Document Type

Journal Article

Abstract

A psychoanalytic practitioner who is sensitive to the special needs of trauma survivors must come to terms with two potentially conflicting modes of listening to and responding to stories of childhood sexual abuse, the psychoanalytic and the trauma oriented mode. To neglect psychoanalytic listening risks foreclosing the space for analytic work. To neglect trauma oriented listening risks minimizing the actuality of trauma and oppression, rupturing the empathic tie to the survivor, and foreclosing the full intensity of traumatic memory from the therapeutic situation. Several concepts from contemporary psychoanalytic theory can help a therapist to tolerate the contradictions between these perspectives.

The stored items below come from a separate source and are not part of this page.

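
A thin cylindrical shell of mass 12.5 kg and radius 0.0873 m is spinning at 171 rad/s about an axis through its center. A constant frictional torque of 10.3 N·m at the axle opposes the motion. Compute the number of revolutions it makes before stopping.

I = MR² = (12.5)(0.0873)² = 0.09527 kg·m².
The net torque has magnitude 10.3 N·m, opposing ω.
|α| = τ/I = 10.30/0.09527 = 108.1 rad/s² (deceleration).
ω² = ω₀² − 2|α|θ with ω = 0 ⇒ θ = ω₀²/(2|α|) = 135.2 rad = 21.52 rev.

≈ 21.5 revolutions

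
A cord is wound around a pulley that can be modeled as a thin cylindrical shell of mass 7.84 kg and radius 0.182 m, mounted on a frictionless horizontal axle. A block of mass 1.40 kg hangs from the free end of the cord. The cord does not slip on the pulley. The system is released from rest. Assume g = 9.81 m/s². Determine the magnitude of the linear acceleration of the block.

a ≈ 1.49 m/s²

I = MR² = (7.84)(0.182)² = 0.2597 kg·m².
Block: mg − T = ma. Pulley: TR = Iα. No-slip: a = αR, so T = (I/R²)a = 7.840·a.
Then mg = (m + 7.840)a, so a = (1.40)(9.81)/(1.40 + 7.840) = 1.486 m/s².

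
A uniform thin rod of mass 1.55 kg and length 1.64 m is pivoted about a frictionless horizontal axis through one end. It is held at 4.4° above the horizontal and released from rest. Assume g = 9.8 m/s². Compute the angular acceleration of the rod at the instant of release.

About the pivot, I = (1/3)ML² = (1/3)(1.55)(1.64)² = 1.390 kg·m².
The weight acts at the center, a distance L/2 = 0.8200 m from the pivot; τ = Mg(L/2) cos 4.4° = 12.42 N·m.
α = τ/I = 12.42/1.390 = 8.937 rad/s².
(Equivalently α = (3g/(2L)) cos 4.4° = 8.937 rad/s².)

α ≈ 8.94 rad/s²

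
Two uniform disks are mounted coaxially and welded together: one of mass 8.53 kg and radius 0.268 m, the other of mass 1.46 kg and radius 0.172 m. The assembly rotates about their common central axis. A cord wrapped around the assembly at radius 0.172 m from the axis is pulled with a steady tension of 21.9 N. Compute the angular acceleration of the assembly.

I = ½M₁R₁² + ½M₂R₂² = ½(8.53)(0.268)² + ½(1.46)(0.172)² = 0.3279 kg·m².
τ = F r = (21.9)(0.172) = 3.767 N·m.
α = τ/I = 3.767/0.3279 = 11.49 rad/s².

α ≈ 11.5 rad/s²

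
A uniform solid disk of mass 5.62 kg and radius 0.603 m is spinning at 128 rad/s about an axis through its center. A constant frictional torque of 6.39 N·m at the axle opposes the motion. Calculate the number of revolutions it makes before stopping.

≈ 208 revolutions

I = ½MR² = (1/2)(5.62)(0.603)² = 1.022 kg·m².
The net torque has magnitude 6.39 N·m, opposing ω.
|α| = τ/I = 6.390/1.022 = 6.254 rad/s² (deceleration).
ω² = ω₀² − 2|α|θ with ω = 0 ⇒ θ = ω₀²/(2|α|) = 1310 rad = 208.5 rev.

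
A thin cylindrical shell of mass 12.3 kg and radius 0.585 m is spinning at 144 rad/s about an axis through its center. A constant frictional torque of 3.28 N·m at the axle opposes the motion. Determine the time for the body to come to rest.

I = MR² = (12.3)(0.585)² = 4.209 kg·m².
The net torque has magnitude 3.28 N·m, opposing ω.
|α| = τ/I = 3.280/4.209 = 0.7792 rad/s² (deceleration).
0 = ω₀ − |α|t ⇒ t = ω₀/|α| = 144/0.7792 = 184.8 s.

t ≈ 185 s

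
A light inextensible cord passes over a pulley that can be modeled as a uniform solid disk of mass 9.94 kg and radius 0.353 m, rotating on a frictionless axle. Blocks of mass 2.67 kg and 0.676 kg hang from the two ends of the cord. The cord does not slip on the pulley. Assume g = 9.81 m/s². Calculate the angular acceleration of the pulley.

α ≈ 6.66 rad/s²

I = ½MR² = (1/2)(9.94)(0.353)² = 0.6193 kg·m².
Heavier block: m₁g − T₁ = m₁a. Lighter block: T₂ − m₂g = m₂a.
Pulley: (T₁ − T₂)R = Iα = I(a/R), so T₁ − T₂ = (I/R²)a = (1/2)M_p a = 4.970·a.
Adding the three: (m₁ − m₂)g = (m₁ + m₂ + 4.970)a, so a = (2.67 − 0.676)(9.81)/(2.67 + 0.676 + 4.970) = 2.352 m/s².
α = a/R = 2.352/0.353 = 6.664 rad/s².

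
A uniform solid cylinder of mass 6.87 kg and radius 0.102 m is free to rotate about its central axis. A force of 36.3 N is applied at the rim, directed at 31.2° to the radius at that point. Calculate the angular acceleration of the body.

α ≈ 53.7 rad/s²

I = ½MR² = (1/2)(6.87)(0.102)² = 0.03574 kg·m².
Only the tangential component produces torque: τ = F R sinθ = (36.3)(0.102) sin 31.2° = 1.918 N·m.
From τ = Iα: α = 1.918/0.03574 = 53.67 rad/s².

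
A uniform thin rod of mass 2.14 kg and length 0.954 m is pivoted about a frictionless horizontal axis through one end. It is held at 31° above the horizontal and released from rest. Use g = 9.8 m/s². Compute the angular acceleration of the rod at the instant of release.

About the pivot, I = (1/3)ML² = (1/3)(2.14)(0.954)² = 0.6492 kg·m².
The weight acts at the center, a distance L/2 = 0.4770 m from the pivot; τ = Mg(L/2) cos 31° = 8.575 N·m.
α = τ/I = 8.575/0.6492 = 13.21 rad/s².

α ≈ 13.2 rad/s²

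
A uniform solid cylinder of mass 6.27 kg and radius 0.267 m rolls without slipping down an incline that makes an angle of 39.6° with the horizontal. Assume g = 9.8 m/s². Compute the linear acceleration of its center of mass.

Translation along the incline: Mg sinθ − f = Ma.
Rotation about the center: fR = Iα with I = ½MR². No-slip gives a = αR, so f = (I/R²)a = (1/2)M a.
Substituting: Mg sinθ = (1 + 0.5000)Ma, so a = g sinθ/(1 + 0.5000) = (9.8) sin 39.6° / 1.500 = 4.165 m/s².

a ≈ 4.16 m/s²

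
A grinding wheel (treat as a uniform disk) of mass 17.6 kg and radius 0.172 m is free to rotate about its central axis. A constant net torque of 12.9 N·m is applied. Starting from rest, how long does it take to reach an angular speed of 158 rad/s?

I = ½MR² = (1/2)(17.6)(0.172)² = 0.2603 kg·m².
α = τ/I = 12.9/0.2603 = 49.55 rad/s².
ω = αt ⇒ t = ω/α = 158/49.55 = 3.189 s.

t ≈ 3.19 s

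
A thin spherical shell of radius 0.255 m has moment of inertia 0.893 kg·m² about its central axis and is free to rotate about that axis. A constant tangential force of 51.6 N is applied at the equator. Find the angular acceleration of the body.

τ = F R = (51.6)(0.255) = 13.16 N·m.
Newton's second law for rotation, τ = Iα, gives α = τ/I = 13.16/0.8930 = 14.73 rad/s².

α ≈ 14.7 rad/s²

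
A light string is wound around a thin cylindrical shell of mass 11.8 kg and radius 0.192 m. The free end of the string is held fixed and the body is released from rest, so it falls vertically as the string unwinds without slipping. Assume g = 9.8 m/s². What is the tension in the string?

Translation: Mg − T = Ma. Rotation about the center: TR = Iα with I = MR².
With a = αR: T = (I/R²)a = M a, so Mg = (1 + 1.000)Ma.
a = g/(1 + 1.000) = 9.8/2.000 = 4.900 m/s².
T = 1.000·M·a = (1.000)(11.8)(4.900) = 57.82 N.

T ≈ 57.8 N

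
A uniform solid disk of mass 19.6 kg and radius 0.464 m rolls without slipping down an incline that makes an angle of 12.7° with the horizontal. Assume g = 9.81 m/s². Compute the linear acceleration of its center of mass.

Translation along the incline: Mg sinθ − f = Ma.
Rotation about the center: fR = Iα with I = ½MR². No-slip gives a = αR, so f = (I/R²)a = (1/2)M a.
Substituting: Mg sinθ = (1 + 0.5000)Ma, so a = g sinθ/(1 + 0.5000) = (9.81) sin 12.7° / 1.500 = 1.438 m/s².

a ≈ 1.44 m/s²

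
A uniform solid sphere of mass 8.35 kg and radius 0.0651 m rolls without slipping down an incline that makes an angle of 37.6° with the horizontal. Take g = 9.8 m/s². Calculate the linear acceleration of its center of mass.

Translation along the incline: Mg sinθ − f = Ma.
Rotation about the center: fR = Iα with I = (2/5)MR². No-slip gives a = αR, so f = (I/R²)a = (2/5)M a.
Substituting: Mg sinθ = (1 + 0.4000)Ma, so a = g sinθ/(1 + 0.4000) = (9.8) sin 37.6° / 1.400 = 4.271 m/s².

a ≈ 4.27 m/s²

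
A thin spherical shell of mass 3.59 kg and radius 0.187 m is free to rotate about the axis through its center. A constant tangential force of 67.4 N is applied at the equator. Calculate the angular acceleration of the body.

α ≈ 151 rad/s²

I = (2/3)MR² = (2/3)(3.59)(0.187)² = 0.08369 kg·m².
τ = F R = (67.4)(0.187) = 12.60 N·m.
Newton's second law for rotation, τ = Iα, gives α = τ/I = 12.60/0.08369 = 150.6 rad/s².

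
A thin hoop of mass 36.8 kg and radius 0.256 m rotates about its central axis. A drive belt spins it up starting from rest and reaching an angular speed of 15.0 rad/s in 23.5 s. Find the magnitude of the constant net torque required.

I = MR² = (36.8)(0.256)² = 2.412 kg·m².
α = Δω/Δt = (15.0 − 0)/23.5 = 0.6383 rad/s².
τ = Iα = (2.412)(0.6383) = 1.539 N·m.

τ ≈ 1.54 N·m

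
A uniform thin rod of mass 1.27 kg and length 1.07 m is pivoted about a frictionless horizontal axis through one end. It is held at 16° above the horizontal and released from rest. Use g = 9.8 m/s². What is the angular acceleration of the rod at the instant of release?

α ≈ 13.2 rad/s²

About the pivot, I = (1/3)ML² = (1/3)(1.27)(1.07)² = 0.4847 kg·m².
The weight acts at the center, a distance L/2 = 0.5350 m from the pivot; τ = Mg(L/2) cos 16° = 6.401 N·m.
α = τ/I = 6.401/0.4847 = 13.21 rad/s².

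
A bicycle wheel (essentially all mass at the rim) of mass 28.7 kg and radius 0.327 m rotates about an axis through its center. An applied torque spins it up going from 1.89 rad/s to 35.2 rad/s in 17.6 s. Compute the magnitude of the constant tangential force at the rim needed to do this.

F ≈ 17.8 N

I = MR² = (28.7)(0.327)² = 3.069 kg·m².
α = Δω/Δt = (35.2 − 1.89)/17.6 = 1.893 rad/s².
The required torque is τ = Iα = (3.069)(1.893) = 5.808 N·m.
A tangential force at the rim gives τ = FR, so F = τ/R = 5.808/0.327 = 17.76 N.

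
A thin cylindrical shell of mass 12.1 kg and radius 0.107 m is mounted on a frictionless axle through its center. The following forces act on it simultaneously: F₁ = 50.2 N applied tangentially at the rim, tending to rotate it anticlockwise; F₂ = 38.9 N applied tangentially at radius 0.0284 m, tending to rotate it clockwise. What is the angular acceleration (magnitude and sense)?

α ≈ 30.8 rad/s², anticlockwise

I = MR² = (12.1)(0.107)² = 0.1385 kg·m².
Taking anticlockwise as positive: τ₁ = +(50.2)(0.107) = +5.371 N·m; τ₂ = −(38.9)(0.0284) = −1.105 N·m.
Net torque τ = 4.267 N·m.
α = τ/I = 4.267/0.1385 = 30.80 rad/s².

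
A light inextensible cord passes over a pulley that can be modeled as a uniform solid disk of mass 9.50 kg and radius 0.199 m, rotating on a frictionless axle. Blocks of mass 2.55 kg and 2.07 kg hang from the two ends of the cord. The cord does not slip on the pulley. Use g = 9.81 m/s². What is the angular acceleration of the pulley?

I = ½MR² = (1/2)(9.50)(0.199)² = 0.1881 kg·m².
Heavier block: m₁g − T₁ = m₁a. Lighter block: T₂ − m₂g = m₂a.
Pulley: (T₁ − T₂)R = Iα = I(a/R), so T₁ − T₂ = (I/R²)a = (1/2)M_p a = 4.750·a.
Adding the three: (m₁ − m₂)g = (m₁ + m₂ + 4.750)a, so a = (2.55 − 2.07)(9.81)/(2.55 + 2.07 + 4.750) = 0.5025 m/s².
α = a/R = 0.5025/0.199 = 2.525 rad/s².

α ≈ 2.53 rad/s²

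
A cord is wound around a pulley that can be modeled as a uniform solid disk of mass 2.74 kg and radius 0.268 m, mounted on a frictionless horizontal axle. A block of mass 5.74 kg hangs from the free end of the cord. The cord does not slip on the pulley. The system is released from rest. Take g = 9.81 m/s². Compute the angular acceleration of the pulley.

α ≈ 29.6 rad/s²

I = ½MR² = (1/2)(2.74)(0.268)² = 0.09840 kg·m².
Block: mg − T = ma. Pulley: TR = Iα. No-slip: a = αR, so T = (I/R²)a = 1.370·a.
Then mg = (m + 1.370)a, so a = (5.74)(9.81)/(5.74 + 1.370) = 7.920 m/s².
α = a/R = 7.920/0.268 = 29.55 rad/s².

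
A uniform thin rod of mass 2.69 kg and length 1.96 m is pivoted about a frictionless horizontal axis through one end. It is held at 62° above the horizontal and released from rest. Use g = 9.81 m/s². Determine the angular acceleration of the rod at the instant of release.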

The ideas that flexible movement among the Kleinian psychic positions is preferable to ' valorizing' the depressive position alone, and that engagement in enactment is universal and inevitable, can help the therapist to accept the need for temporary excursions out of the symbolic realm and into the realm of concreteness and action. Relational redefinitions of analytic abstinence and neutrality also allow the psychoanalytic therapist to reconcile validation of a trauma story with loyalty to these classic concepts. Contemporary psychoanalytic thinking, in synchrony with similar trends in current feminist thinking, allows a psychoanalytic therapist to vary her technique without sacrificing her sense of theoretical coherence.